Lin Shi (Department of Imaging and Interventional Radiology, Faculty of Medicine, The Chinese University of Hong Kong)

Ronald Lok Ming Lui (The Department of Mathematics, The Chinese University of Hong Kong)

Abstract

This paper examines the advantages of hippocampal surface geometry for the analysis of Alzheimer’s disease (AD). We propose a disease classification model, called the QC-SPHARM, for the early detection of AD. The proposed QC-SPHARM can distinguish between normal control (NC) subjects and AD patients, as well as between amnestic mild cognitive impairment (aMCI) patients having high possibility progressing into AD, and those who do not. Using the spherical harmonics (SPHARM) based registration, a template surface is constructed from the NC subjects. Each hippocampal surface segmented from the ADNI data are then individually registered to the template surface. Local geometric distortions of the deformation from the template surface to each subject are evaluated in terms of conformality distortions and curvatures distortions.
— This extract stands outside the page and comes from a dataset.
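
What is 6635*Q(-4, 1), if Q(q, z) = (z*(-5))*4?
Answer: -132700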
These measurements are combined with the spherical harmonics coefficients and the hippocampal volume change to form the feature vector. Then, the bagging predictor incorporated t-test is applied to extract features having high discriminating power. The disease diagnosis machine can therefore be built using the discriminating feature vectors. The model is tested with two databases. The first database consists 110 NC-AD pairs, and the second database consists 20 aMCI patients who have advanced to AD during a two-year period, and 20 aMCI patients who remain non-AD for the next two years after the MRI scan. Using the SVM classification machine, the QC-SPHARM achieves 85.2% and 81.2% testing accuracy on 80 random samples and 10 random samples as testing subjects respectively. The QC-SPHARM has higher accuracy than other traditional classification models under experiments on the same database. The results demonstrate the advantages of using local geometric distortions as the discriminating criterion for early AD diagnosis.

Keywords

hippocampus, Alzheimer’s disease, amnestic mild cognitive impairment, disease classification, quasiconformal, spherical harmonics

L.M. Lui is supported by HKRGC GRF (Project IDs: 14305919, 14306721, 14307622) and CUHK Direct Grant (Project IDs: 4053402, 4053519, 4053519, 4053571).